Sciences sociales & rationalité matérielle

   De nos jours, les garanties que la rationalité offrent autrefois, à la fois aux détenteurs du pouvoir et aux opprimés, semblent s’être éclipsées. Nous sommes confrontés à une « soif de liberté », dirigée contre l’incessante subordination à la rationalité formelle, qui dissimule, de fait, une irrationalité matérielle. Cette soif de liberté devient si pressante que, selon Freud, il devient essentiel de savoir si elle est dirigée contre un aspect particulier de notre culture ou plus fondamentalement contre notre culture elle-même. Nous entrons dans une période sombre, où les horreurs commises en Bosnie vont s’amplifier et s’étendre à toutes les parties du globe. Nous sommes placés, en tant qu’intellectuels, devant nos responsabilités. La dernière chose à faire serait de renier la politique en désignant une politique particulière comme rationnelle, et refuser d’en discuter frontalement les mérites.
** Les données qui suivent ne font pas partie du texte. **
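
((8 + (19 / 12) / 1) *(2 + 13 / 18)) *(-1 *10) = -28175 / 108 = -260.88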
   Les sciences sociales ont été, dès l’origine, le pendant intellectuel de l’idéologie libérale. Si elles le demeurent, elles mourront avec le libéralisme. Elles se sont construites sur les bases d’un optimisme social. Leur restera-t-il quelque chose à dire dans un monde marqué au sceau du pessimisme social ? J’estime que nous, praticiens des sciences sociales, devons évoluer radicalement ou nous deviendrons socialement caducs et resterons confinés dans le coin le plus reculé de la plus reculée des universités, condamnés à entretenir des rituels dénués de sens comme les derniers prêtres d’un dieu oublié. Il me semble que la clef de notre survie est dans la réintégration du concept de rationalité matérielle au cœur de nos recherches intellectuelles.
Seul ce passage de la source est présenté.